I'd like to use Google Drive to work as a quasi-CMS for a website I'm making so that the content owners can edit their content using Google Drive. I'd like to use a specific user account that has access to Google Drive (as of writing this post, service accounts DO NOT have direct access to Google Drive) and is able to share documents with the content owners.
After reading through the API and tutorials, I have found the answer in delegation: https://developers.google.com/drive/delegation
My main issue with this process is that the website is not managed by Google Apps and therefore the steps outlined in 'Delegate domain-wide authority to your service account' confuse me - it seems like it should be possible to handle this delegation without using Google Apps, but after searching through the settings in Google Drive for my specific user account, I can't seem to find the ability to authorize impersonation.

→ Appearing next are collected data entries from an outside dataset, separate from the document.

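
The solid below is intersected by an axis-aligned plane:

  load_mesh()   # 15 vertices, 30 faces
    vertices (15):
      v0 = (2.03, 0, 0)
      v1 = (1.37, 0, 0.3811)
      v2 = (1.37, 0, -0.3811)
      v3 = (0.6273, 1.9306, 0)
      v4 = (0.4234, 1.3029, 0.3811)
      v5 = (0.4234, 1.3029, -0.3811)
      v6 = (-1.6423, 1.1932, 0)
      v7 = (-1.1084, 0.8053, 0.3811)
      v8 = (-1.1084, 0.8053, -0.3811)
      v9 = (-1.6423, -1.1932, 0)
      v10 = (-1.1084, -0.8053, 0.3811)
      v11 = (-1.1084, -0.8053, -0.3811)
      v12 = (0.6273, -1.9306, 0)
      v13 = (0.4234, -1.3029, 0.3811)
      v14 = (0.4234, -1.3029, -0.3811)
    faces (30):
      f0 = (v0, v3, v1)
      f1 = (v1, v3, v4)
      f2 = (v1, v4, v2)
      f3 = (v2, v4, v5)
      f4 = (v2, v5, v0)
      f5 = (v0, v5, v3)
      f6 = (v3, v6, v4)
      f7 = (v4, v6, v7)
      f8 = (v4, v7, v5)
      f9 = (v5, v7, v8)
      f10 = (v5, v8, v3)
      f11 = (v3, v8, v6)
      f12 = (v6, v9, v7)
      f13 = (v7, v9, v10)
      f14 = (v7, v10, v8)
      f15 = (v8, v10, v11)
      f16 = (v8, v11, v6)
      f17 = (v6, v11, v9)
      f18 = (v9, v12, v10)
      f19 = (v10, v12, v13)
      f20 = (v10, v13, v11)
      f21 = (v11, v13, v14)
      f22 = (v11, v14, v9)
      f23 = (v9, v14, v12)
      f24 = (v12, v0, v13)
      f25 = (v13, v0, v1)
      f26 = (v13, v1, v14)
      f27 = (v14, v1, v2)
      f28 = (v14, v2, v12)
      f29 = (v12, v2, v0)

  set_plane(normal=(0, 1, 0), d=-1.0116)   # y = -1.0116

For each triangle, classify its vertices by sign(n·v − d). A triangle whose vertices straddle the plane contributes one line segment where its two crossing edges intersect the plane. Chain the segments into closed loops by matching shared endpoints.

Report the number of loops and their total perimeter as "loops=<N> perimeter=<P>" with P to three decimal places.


loops=2 perimeter=5.545

Straddling triangles (14 of 30):
  (v6,v9,v7) [+-+] → (-1.6423, -1.0116, 0)–(-1.59379, -1.0116, 0.0346299)  len=0.0596
  (v7,v9,v10) [+-+] → (-1.59379, -1.0116, 0.0346299)–(-1.39235, -1.0116, 0.178416)  len=0.2475
  (v6,v11,v9) [++-] → (-1.39235, -1.0116, -0.178416)–(-1.6423, -1.0116, 0)  len=0.3071
  (v9,v12,v10) [--+] → (-0.790196, -1.0116, 0.311233)–(-1.39235, -1.0116, 0.178416)  len=0.6166
  (v10,v12,v13) [+--] → (-0.790196, -1.0116, 0.311233)–(-0.473331, -1.0116, 0.3811)  len=0.3245
  (v10,v13,v11) [+-+] → (-0.473331, -1.0116, 0.3811)–(-0.473331, -1.0116, -0.0650995)  len=0.4462
  (v11,v13,v14) [+--] → (-0.473331, -1.0116, -0.0650995)–(-0.473331, -1.0116, -0.3811)  len=0.3160
  (v11,v14,v9) [+--] → (-0.473331, -1.0116, -0.3811)–(-1.39235, -1.0116, -0.178416)  len=0.9411
  (v12,v0,v13) [-+-] → (1.29501, -1.0116, 0)–(0.782601, -1.0116, 0.295894)  len=0.5917
  (v13,v0,v1) [-++] → (0.782601, -1.0116, 0.295894)–(0.635039, -1.0116, 0.3811)  len=0.1704
  (v13,v1,v14) [-+-] → (0.635039, -1.0116, 0.3811)–(0.635039, -1.0116, -0.210689)  len=0.5918
  (v14,v1,v2) [-++] → (0.635039, -1.0116, -0.210689)–(0.635039, -1.0116, -0.3811)  len=0.1704
  (v14,v2,v12) [-+-] → (0.635039, -1.0116, -0.3811)–(0.980838, -1.0116, -0.18141)  len=0.3993
  (v12,v2,v0) [-++] → (0.980838, -1.0116, -0.18141)–(1.29501, -1.0116, 0)  len=0.3628

Chained into 2 loop(s):
  loop 1: 8 segments, perimeter = 3.2586
  loop 2: 6 segments, perimeter = 2.2864
Total perimeter = 5.545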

A snippet of the code I'm using:
static public function getService() {
$key = file_get_contents(GOOGLEAPI_KEYFILE);
$auth = new Google_AssertionCredentials(GOOGLEAPI_SERVICE_EMAIL, array(GOOGLEAPI_SCOPE), $key);
$auth->setPrn(GOOGLEAPI_IMPERSONATION);
self::$apiClient = new Google_Client();
self::$apiClient->setUseObjects(true);
self::$apiClient->setAssertionCredentials($auth);
return new Google_DriveService(self::$apiClient);
}
GOOGLEAPI_IMPERSONATION is the specific user account and when I run this code, the exception states:
Error refreshing the OAuth2 token, message: '{ "error" : "access_denied" }
Anyone offer any assistance? Am I misunderstanding a fundamental concept of how oAuth works in terms of delegation?